La bombe atomique d’Hiroshima n’avait pas uniquement anéanti des dizaines de milliers de Japonais par un clair matin du mois d’août 1945, mais tué tout espoir d’un avenir possible. Le monde était devenu fou, l’homme avait enfin inventé l’arme capable non seulement de le détruire, mais d’annihiler toute existence sur la planète. Alors, à quoi bon la morale des grands sentiments, tout était faux, tout n’était que mensonge ! Pour survivre, il fallait non pas être comme eux, il fallait être pire qu’eux. Pire qu’eux ? Ce serait difficile…

Laure et ses amis passaient des soirées entières au « Flore », au « Montana », au « Bar Vert », au « Tabou » ou assis sur le bord du trottoir à discuter de leurs difficultés d’être en fumant des Lucky Strike ou des Camel. Leur grande affaire : comment se procurer une voiture, américaine bien sûr, décapotable si possible.

Une fille de la bande, Claudine, une de ces femmes que les G.I. appelaient sign language girls[12] avait pour amant un sergent noir qui sortait pour elle du centre d’approvisionnement de Versailles de nombreux jerricans d’essence qu’elle revendait avec un gros profit. Par gestes, elle lui avait fait comprendre qu’elle voulait une voiture. « No problem », avait-il répondu. Depuis, Claudine et les autres rêvaient de cette voiture, Chevrolet ou Cadillac, aux couleurs rutilantes, aux chromes étincelants… Ils se voyaient déjà remontant les Champs-Élysées, tournant autour de l’Arc de Triomphe, s’arrêtant devant la terrasse du « Fouquet’s » ou stationnant devant les « Deux Magots » sous les regards envieux de ces Français trop ballots pour rouler ces lourdauds d’Amerloques !

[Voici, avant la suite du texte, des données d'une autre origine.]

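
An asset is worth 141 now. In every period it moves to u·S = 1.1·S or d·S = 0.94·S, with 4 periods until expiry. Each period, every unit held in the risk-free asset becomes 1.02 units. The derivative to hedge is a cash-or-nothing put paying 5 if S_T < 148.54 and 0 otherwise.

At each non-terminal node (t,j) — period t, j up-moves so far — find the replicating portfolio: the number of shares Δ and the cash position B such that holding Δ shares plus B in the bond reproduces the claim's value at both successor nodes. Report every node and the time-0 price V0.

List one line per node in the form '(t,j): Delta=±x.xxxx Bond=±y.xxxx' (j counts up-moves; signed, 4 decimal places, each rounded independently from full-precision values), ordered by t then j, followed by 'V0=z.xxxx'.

(0,0): Delta=-0.0783 Bond=12.4863
(1,0): Delta=-0.1133 Bond=17.3741
(1,1): Delta=-0.0484 Bond=8.0981
(2,0): Delta=-0.1230 Bond=18.9230
(2,1): Delta=-0.1051 Bond=16.5201
(2,2): Delta=0.0000 Bond=0.0000
(3,0): Delta=0.0000 Bond=4.9020
(3,1): Delta=-0.2280 Bond=33.7010
(3,2): Delta=0.0000 Bond=0.0000
(3,3): Delta=0.0000 Bond=0.0000
V0=1.4435

Since d<R<u, set p* = (R−d)/(u−d) = 0.5000; price each node as the discounted p*-expectation of its children.
Payoff layer (t=4): V(4,0)=5.0000, V(4,1)=5.0000, V(4,2)=0.0000, V(4,3)=0.0000, V(4,4)=0.0000
Node (3,0) S=117.1123: V=(p*·5.0000+(1−p*)·5.0000)/1.02=4.9020; Δ=(5.0000−5.0000)/(128.8236−110.0856)=0.0000; B=V−Δ·S=4.9020
Node (3,1) S=137.0464: V=(p*·0.0000+(1−p*)·5.0000)/1.02=2.4510; Δ=(0.0000−5.0000)/(150.7510−128.8236)=-0.2280; B=V−Δ·S=33.7010
Node (3,2) S=160.3734: V=(p*·0.0000+(1−p*)·0.0000)/1.02=0.0000; Δ=(0.0000−0.0000)/(176.4107−150.7510)=0.0000; B=V−Δ·S=0.0000
Node (3,3) S=187.6710: V=(p*·0.0000+(1−p*)·0.0000)/1.02=0.0000; Δ=(0.0000−0.0000)/(206.4381−176.4107)=0.0000; B=V−Δ·S=0.0000
Node (2,0) S=124.5876: V=(p*·2.4510+(1−p*)·4.9020)/1.02=3.6044; Δ=(2.4510−4.9020)/(137.0464−117.1123)=-0.1230; B=V−Δ·S=18.9230
Node (2,1) S=145.7940: V=(p*·0.0000+(1−p*)·2.4510)/1.02=1.2015; Δ=(0.0000−2.4510)/(160.3734−137.0464)=-0.1051; B=V−Δ·S=16.5201
Node (2,2) S=170.6100: V=(p*·0.0000+(1−p*)·0.0000)/1.02=0.0000; Δ=(0.0000−0.0000)/(187.6710−160.3734)=0.0000; B=V−Δ·S=0.0000
Node (1,0) S=132.5400: V=(p*·1.2015+(1−p*)·3.6044)/1.02=2.3558; Δ=(1.2015−3.6044)/(145.7940−124.5876)=-0.1133; B=V−Δ·S=17.3741
Node (1,1) S=155.1000: V=(p*·0.0000+(1−p*)·1.2015)/1.02=0.5890; Δ=(0.0000−1.2015)/(170.6100−145.7940)=-0.0484; B=V−Δ·S=8.0981
Node (0,0) S=141.0000: V=(p*·0.5890+(1−p*)·2.3558)/1.02=1.4435; Δ=(0.5890−2.3558)/(155.1000−132.5400)=-0.0783; B=V−Δ·S=12.4863
The time-0 hedge costs 1.4435, which is the no-arbitrage price.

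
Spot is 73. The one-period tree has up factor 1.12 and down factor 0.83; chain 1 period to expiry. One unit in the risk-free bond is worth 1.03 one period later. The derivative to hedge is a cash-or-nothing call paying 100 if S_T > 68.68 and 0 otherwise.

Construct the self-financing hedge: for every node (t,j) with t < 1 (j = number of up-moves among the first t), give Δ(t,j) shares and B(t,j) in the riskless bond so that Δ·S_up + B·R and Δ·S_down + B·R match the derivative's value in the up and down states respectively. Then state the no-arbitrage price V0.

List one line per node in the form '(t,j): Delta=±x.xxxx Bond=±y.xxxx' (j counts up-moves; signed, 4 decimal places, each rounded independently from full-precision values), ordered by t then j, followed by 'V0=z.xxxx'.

(0,0): Delta=4.7237 Bond=-277.8708
V0=66.9568

The replicating-portfolio and risk-neutral prices coincide; use p* = (1.03−0.83)/(1.12−0.83) = 0.6897 for the latter.
Terminal payoffs: V(1,0)=0.0000, V(1,1)=100.0000
(0,0): S=73.0000. Δ = (V_up−V_dn)/(S_up−S_dn) = (100.0000−0.0000)/(81.7600−60.5900) = 4.7237. V = [p*·100.0000 + (1−p*)·0.0000]/1.03 = 66.9568. B = V − Δ·S = -277.8708.
Root portfolio cost Δ·73+B reproduces V0=66.9568.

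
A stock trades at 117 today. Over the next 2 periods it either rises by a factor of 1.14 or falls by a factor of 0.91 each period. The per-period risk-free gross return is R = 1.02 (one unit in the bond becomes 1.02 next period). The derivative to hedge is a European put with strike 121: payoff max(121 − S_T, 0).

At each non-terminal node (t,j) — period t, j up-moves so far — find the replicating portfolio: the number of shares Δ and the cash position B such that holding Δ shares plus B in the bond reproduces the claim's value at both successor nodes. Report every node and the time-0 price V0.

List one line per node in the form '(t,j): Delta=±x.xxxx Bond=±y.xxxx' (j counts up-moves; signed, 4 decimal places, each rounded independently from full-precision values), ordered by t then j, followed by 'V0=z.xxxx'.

Risk-neutral probability p* = (R−d)/(u−d) = (1.02−0.91)/(1.14−0.91) = 0.4783.
At expiry t=2: V(2,0)=24.1123, V(2,1)=0.0000, V(2,2)=0.0000
Node (1,0) S=106.4700: V=(p*·0.0000+(1−p*)·24.1123)/1.02=12.3337; Δ=(0.0000−24.1123)/(121.3758−96.8877)=-0.9847; B=V−Δ·S=117.1697
Node (1,1) S=133.3800: V=(p*·0.0000+(1−p*)·0.0000)/1.02=0.0000; Δ=(0.0000−0.0000)/(152.0532−121.3758)=0.0000; B=V−Δ·S=0.0000
Node (0,0) S=117.0000: V=(p*·0.0000+(1−p*)·12.3337)/1.02=6.3088; Δ=(0.0000−12.3337)/(133.3800−106.4700)=-0.4583; B=V−Δ·S=59.9334
Root portfolio cost Δ·117+B reproduces V0=6.3088.

(0,0): Delta=-0.4583 Bond=59.9334
(1,0): Delta=-0.9847 Bond=117.1697
(1,1): Delta=0.0000 Bond=0.0000
V0=6.3088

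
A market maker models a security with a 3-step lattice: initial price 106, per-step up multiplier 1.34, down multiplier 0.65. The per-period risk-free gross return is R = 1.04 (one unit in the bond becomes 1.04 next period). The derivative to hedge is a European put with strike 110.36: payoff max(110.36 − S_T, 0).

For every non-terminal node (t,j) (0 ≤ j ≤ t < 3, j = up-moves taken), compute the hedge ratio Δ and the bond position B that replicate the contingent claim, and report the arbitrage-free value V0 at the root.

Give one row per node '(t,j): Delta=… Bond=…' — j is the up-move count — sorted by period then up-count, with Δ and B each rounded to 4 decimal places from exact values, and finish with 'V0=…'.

Risk-neutral probability p* = (R−d)/(u−d) = (1.04−0.65)/(1.34−0.65) = 0.5652.
Terminal values V(3,·): V(3,0)=81.2498, V(3,1)=50.3481, V(3,2)=0.0000, V(3,3)=0.0000
(2,0): S=44.7850. Δ = (V_up−V_dn)/(S_up−S_dn) = (50.3481−81.2498)/(60.0119−29.1103) = -1.0000. V = [p*·50.3481 + (1−p*)·81.2498]/1.04 = 61.3304. B = V − Δ·S = 106.1154.
(2,1): S=92.3260. Δ = (V_up−V_dn)/(S_up−S_dn) = (0.0000−50.3481)/(123.7168−60.0119) = -0.7903. V = [p*·0.0000 + (1−p*)·50.3481]/1.04 = 21.0485. B = V − Δ·S = 94.0168.
(2,2): S=190.3336. Δ = (V_up−V_dn)/(S_up−S_dn) = (0.0000−0.0000)/(255.0470−123.7168) = 0.0000. V = [p*·0.0000 + (1−p*)·0.0000]/1.04 = 0.0000. B = V − Δ·S = 0.0000.
(1,0): S=68.9000. Δ = (V_up−V_dn)/(S_up−S_dn) = (21.0485−61.3304)/(92.3260−44.7850) = -0.8473. V = [p*·21.0485 + (1−p*)·61.3304]/1.04 = 37.0792. B = V − Δ·S = 95.4587.
(1,1): S=142.0400. Δ = (V_up−V_dn)/(S_up−S_dn) = (0.0000−21.0485)/(190.3336−92.3260) = -0.2148. V = [p*·0.0000 + (1−p*)·21.0485]/1.04 = 8.7996. B = V − Δ·S = 39.3047.
(0,0): S=106.0000. Δ = (V_up−V_dn)/(S_up−S_dn) = (8.7996−37.0792)/(142.0400−68.9000) = -0.3867. V = [p*·8.7996 + (1−p*)·37.0792]/1.04 = 20.2837. B = V − Δ·S = 61.2687.
The time-0 hedge costs 20.2837, which is the no-arbitrage price.

(0,0): Delta=-0.3867 Bond=61.2687
(1,0): Delta=-0.8473 Bond=95.4587
(1,1): Delta=-0.2148 Bond=39.3047
(2,0): Delta=-1.0000 Bond=106.1154
(2,1): Delta=-0.7903 Bond=94.0168
(2,2): Delta=0.0000 Bond=0.0000
V0=20.2837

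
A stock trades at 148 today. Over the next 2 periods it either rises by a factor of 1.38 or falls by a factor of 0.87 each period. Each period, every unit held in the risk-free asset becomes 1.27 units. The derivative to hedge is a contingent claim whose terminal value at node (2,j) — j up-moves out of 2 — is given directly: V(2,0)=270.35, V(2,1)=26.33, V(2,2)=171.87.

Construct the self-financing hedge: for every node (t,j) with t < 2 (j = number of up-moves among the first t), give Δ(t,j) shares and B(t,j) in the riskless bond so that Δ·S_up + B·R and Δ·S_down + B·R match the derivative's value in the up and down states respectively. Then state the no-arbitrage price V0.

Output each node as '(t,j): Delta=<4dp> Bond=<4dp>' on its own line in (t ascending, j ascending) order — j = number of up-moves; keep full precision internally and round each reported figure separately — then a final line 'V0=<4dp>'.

Since d<R<u, set p* = (R−d)/(u−d) = 0.7843; price each node as the discounted p*-expectation of its children.
Terminal payoffs: V(2,0)=270.3500, V(2,1)=26.3300, V(2,2)=171.8700
Node (1,0) S=128.7600: V=(p*·26.3300+(1−p*)·270.3500)/1.27=62.1746; Δ=(26.3300−270.3500)/(177.6888−112.0212)=-3.7160; B=V−Δ·S=540.6452
Node (1,1) S=204.2400: V=(p*·171.8700+(1−p*)·26.3300)/1.27=110.6134; Δ=(171.8700−26.3300)/(281.8512−177.6888)=1.3972; B=V−Δ·S=-174.7591
Node (0,0) S=148.0000: V=(p*·110.6134+(1−p*)·62.1746)/1.27=78.8707; Δ=(110.6134−62.1746)/(204.2400−128.7600)=0.6417; B=V−Δ·S=-16.1073
Check: Δ(0,0)·S0 + B(0,0) = 78.8707 = V0.

(0,0): Delta=0.6417 Bond=-16.1073
(1,0): Delta=-3.7160 Bond=540.6452
(1,1): Delta=1.3972 Bond=-174.7591
V0=78.8707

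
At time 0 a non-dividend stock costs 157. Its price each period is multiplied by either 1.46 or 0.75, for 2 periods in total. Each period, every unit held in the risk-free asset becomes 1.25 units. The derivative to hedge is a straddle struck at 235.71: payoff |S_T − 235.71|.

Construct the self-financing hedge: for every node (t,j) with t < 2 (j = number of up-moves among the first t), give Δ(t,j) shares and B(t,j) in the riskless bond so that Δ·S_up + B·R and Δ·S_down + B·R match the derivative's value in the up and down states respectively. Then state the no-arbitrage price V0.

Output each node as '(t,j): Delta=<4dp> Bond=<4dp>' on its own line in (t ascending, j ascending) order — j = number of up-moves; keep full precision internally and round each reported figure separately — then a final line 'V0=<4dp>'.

(0,0): Delta=0.0002 Bond=56.6339
(1,0): Delta=-1.0000 Bond=188.5680
(1,1): Delta=0.2160 Bond=21.3265
V0=56.6681

The replicating-portfolio and risk-neutral prices coincide; use p* = (1.25−0.75)/(1.46−0.75) = 0.7042 for the latter.
At expiry t=2: V(2,0)=147.3975, V(2,1)=63.7950, V(2,2)=98.9512
Node (1,0) S=117.7500: V=(p*·63.7950+(1−p*)·147.3975)/1.25=70.8180; Δ=(63.7950−147.3975)/(171.9150−88.3125)=-1.0000; B=V−Δ·S=188.5680
Node (1,1) S=229.2200: V=(p*·98.9512+(1−p*)·63.7950)/1.25=70.8423; Δ=(98.9512−63.7950)/(334.6612−171.9150)=0.2160; B=V−Δ·S=21.3265
Node (0,0) S=157.0000: V=(p*·70.8423+(1−p*)·70.8180)/1.25=56.6681; Δ=(70.8423−70.8180)/(229.2200−117.7500)=0.0002; B=V−Δ·S=56.6339
The time-0 hedge costs 56.6681, which is the no-arbitrage price.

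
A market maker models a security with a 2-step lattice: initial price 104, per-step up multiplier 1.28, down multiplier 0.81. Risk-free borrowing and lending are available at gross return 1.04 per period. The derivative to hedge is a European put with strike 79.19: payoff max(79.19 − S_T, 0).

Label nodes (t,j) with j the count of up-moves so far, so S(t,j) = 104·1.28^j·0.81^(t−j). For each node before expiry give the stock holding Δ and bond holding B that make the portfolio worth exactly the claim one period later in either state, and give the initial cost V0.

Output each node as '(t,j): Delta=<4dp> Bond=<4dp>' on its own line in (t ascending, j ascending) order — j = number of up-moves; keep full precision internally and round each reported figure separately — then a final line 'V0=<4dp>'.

The replicating-portfolio and risk-neutral prices coincide; use p* = (1.04−0.81)/(1.28−0.81) = 0.4894 for the latter.
At expiry t=2: V(2,0)=10.9556, V(2,1)=0.0000, V(2,2)=0.0000
  t=1,j=0: stock 84.2400 → up 107.8272 (V=0.0000), down 68.2344 (V=10.9556). Price 5.3792; hedge Δ=-0.2767, bond B=28.6890.
  t=1,j=1: stock 133.1200 → up 170.3936 (V=0.0000), down 107.8272 (V=0.0000). Price 0.0000; hedge Δ=0.0000, bond B=0.0000.
  t=0,j=0: stock 104.0000 → up 133.1200 (V=0.0000), down 84.2400 (V=5.3792). Price 2.6412; hedge Δ=-0.1100, bond B=14.0862.
Check: Δ(0,0)·S0 + B(0,0) = 2.6412 = V0.

(0,0): Delta=-0.1100 Bond=14.0862
(1,0): Delta=-0.2767 Bond=28.6890
(1,1): Delta=0.0000 Bond=0.0000
V0=2.6412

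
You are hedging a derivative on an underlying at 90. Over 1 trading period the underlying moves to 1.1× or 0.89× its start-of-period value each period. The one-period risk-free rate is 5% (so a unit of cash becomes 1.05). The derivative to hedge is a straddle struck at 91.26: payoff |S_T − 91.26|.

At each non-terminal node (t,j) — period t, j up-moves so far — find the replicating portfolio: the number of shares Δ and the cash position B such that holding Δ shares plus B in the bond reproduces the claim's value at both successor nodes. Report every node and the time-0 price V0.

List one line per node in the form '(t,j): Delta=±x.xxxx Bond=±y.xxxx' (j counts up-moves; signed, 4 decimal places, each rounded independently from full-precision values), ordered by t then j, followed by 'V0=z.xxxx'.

(0,0): Delta=-0.1810 Bond=24.4327
V0=8.1469

Risk-neutral probability p* = (R−d)/(u−d) = (1.05−0.89)/(1.1−0.89) = 0.7619.
At expiry t=1: V(1,0)=11.1600, V(1,1)=7.7400
Node (0,0) S=90.0000: V=(p*·7.7400+(1−p*)·11.1600)/1.05=8.1469; Δ=(7.7400−11.1600)/(99.0000−80.1000)=-0.1810; B=V−Δ·S=24.4327
The time-0 hedge costs 8.1469, which is the no-arbitrage price.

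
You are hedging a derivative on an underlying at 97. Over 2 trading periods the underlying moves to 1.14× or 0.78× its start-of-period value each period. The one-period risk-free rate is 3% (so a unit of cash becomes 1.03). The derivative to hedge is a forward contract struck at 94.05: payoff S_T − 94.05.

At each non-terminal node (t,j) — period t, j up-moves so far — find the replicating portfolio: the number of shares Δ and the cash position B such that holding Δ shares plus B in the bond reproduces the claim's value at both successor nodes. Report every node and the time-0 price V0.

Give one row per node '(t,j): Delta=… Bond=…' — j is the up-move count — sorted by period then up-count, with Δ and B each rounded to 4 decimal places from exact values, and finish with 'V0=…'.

(0,0): Delta=1.0000 Bond=-88.6511
(1,0): Delta=1.0000 Bond=-91.3107
(1,1): Delta=1.0000 Bond=-91.3107
V0=8.3489

Risk-neutral probability p* = (R−d)/(u−d) = (1.03−0.78)/(1.14−0.78) = 0.6944.
Payoff layer (t=2): V(2,0)=-35.0352, V(2,1)=-7.7976, V(2,2)=32.0112
Node (1,0) S=75.6600: V=(p*·-7.7976+(1−p*)·-35.0352)/1.03=-15.6507; Δ=(-7.7976−-35.0352)/(86.2524−59.0148)=1.0000; B=V−Δ·S=-91.3107
Node (1,1) S=110.5800: V=(p*·32.0112+(1−p*)·-7.7976)/1.03=19.2693; Δ=(32.0112−-7.7976)/(126.0612−86.2524)=1.0000; B=V−Δ·S=-91.3107
Node (0,0) S=97.0000: V=(p*·19.2693+(1−p*)·-15.6507)/1.03=8.3489; Δ=(19.2693−-15.6507)/(110.5800−75.6600)=1.0000; B=V−Δ·S=-88.6511
Check: Δ(0,0)·S0 + B(0,0) = 8.3489 = V0.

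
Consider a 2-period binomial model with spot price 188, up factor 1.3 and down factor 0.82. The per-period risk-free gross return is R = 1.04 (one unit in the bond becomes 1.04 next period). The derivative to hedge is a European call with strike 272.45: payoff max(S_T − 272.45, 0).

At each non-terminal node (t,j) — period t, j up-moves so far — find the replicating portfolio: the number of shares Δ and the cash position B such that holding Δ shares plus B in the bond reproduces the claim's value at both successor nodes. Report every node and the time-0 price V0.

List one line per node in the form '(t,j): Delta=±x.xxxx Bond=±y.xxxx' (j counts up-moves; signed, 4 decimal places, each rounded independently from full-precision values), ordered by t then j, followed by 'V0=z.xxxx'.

Since d<R<u, set p* = (R−d)/(u−d) = 0.4583; price each node as the discounted p*-expectation of its children.
Payoff layer (t=2): V(2,0)=0.0000, V(2,1)=0.0000, V(2,2)=45.2700
(1,0): S=154.1600. Δ = (V_up−V_dn)/(S_up−S_dn) = (0.0000−0.0000)/(200.4080−126.4112) = 0.0000. V = [p*·0.0000 + (1−p*)·0.0000]/1.04 = 0.0000. B = V − Δ·S = 0.0000.
(1,1): S=244.4000. Δ = (V_up−V_dn)/(S_up−S_dn) = (45.2700−0.0000)/(317.7200−200.4080) = 0.3859. V = [p*·45.2700 + (1−p*)·0.0000]/1.04 = 19.9507. B = V − Δ·S = -74.3618.
(0,0): S=188.0000. Δ = (V_up−V_dn)/(S_up−S_dn) = (19.9507−0.0000)/(244.4000−154.1600) = 0.2211. V = [p*·19.9507 + (1−p*)·0.0000]/1.04 = 8.7924. B = V − Δ·S = -32.7716.
Self-financing check: at every node Δ·S+B equals the discounted successor values.

(0,0): Delta=0.2211 Bond=-32.7716
(1,0): Delta=0.0000 Bond=0.0000
(1,1): Delta=0.3859 Bond=-74.3618
V0=8.7924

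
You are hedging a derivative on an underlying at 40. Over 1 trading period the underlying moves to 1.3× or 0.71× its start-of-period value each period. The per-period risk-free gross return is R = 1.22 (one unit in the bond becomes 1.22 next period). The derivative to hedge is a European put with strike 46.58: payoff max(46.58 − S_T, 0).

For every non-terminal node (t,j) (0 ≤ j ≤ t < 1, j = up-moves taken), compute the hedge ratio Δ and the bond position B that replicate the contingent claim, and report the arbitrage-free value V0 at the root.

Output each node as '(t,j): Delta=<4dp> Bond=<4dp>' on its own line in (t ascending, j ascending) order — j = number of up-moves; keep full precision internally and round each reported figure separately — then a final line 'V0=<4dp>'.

(0,0): Delta=-0.7703 Bond=32.8341
V0=2.0206

Risk-neutral probability p* = (R−d)/(u−d) = (1.22−0.71)/(1.3−0.71) = 0.8644.
Terminal values V(1,·): V(1,0)=18.1800, V(1,1)=0.0000
  t=0,j=0: stock 40.0000 → up 52.0000 (V=0.0000), down 28.4000 (V=18.1800). Price 2.0206; hedge Δ=-0.7703, bond B=32.8341.
The time-0 hedge costs 2.0206, which is the no-arbitrage price.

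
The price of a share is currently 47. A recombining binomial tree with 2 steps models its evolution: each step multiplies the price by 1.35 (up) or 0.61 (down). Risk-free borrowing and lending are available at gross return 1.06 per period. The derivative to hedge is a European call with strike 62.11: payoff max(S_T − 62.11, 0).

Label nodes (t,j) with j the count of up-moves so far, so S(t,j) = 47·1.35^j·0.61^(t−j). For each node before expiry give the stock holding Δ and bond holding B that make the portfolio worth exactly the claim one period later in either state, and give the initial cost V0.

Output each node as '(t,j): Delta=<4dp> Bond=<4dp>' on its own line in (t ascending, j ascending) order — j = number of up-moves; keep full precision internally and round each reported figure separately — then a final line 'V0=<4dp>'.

Risk-neutral probability p* = (R−d)/(u−d) = (1.06−0.61)/(1.35−0.61) = 0.6081.
Payoff layer (t=2): V(2,0)=0.0000, V(2,1)=0.0000, V(2,2)=23.5475
  t=1,j=0: stock 28.6700 → up 38.7045 (V=0.0000), down 17.4887 (V=0.0000). Price 0.0000; hedge Δ=0.0000, bond B=0.0000.
  t=1,j=1: stock 63.4500 → up 85.6575 (V=23.5475), down 38.7045 (V=0.0000). Price 13.5089; hedge Δ=0.5015, bond B=-18.3121.
  t=0,j=0: stock 47.0000 → up 63.4500 (V=13.5089), down 28.6700 (V=0.0000). Price 7.7499; hedge Δ=0.3884, bond B=-10.5054.
Root portfolio cost Δ·47+B reproduces V0=7.7499.

(0,0): Delta=0.3884 Bond=-10.5054
(1,0): Delta=0.0000 Bond=0.0000
(1,1): Delta=0.5015 Bond=-18.3121
V0=7.7499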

Mieux vêtue, mieux nourrie, grâce au marché noir, que la plupart des filles de son âge, Laure, outrageusement maquillée, allant d’aventure en aventure, cherchant dans de brèves et décevantes étreintes un plaisir qui lui échappait, désabusée déjà, se jugeait sans indulgence mais sans une excessive sévérité ; vivant au jour le jour, incapable de se projeter dans l’avenir, impitoyable en affaires, tour à tour désespérée et drôle, boute-en-train et pauvre petite chose entourée de copains, elle n’avait que Franck pour ami et confident. Dès que ces deux-là s’étaient rencontrés, ils s’étaient aimés… aimés comme frère et sœur. Aucun trouble sexuel entre eux, rien qu’une franche camaraderie faite de fous rires, de complicités, de blagues. Aucun secret entre eux, ils connaissaient tout l’un de l’autre et savaient que quoi qu’il arrive, ils seraient solidaires. Cette amitié était, sans qu’ils le sachent vraiment, leur raison d’exister.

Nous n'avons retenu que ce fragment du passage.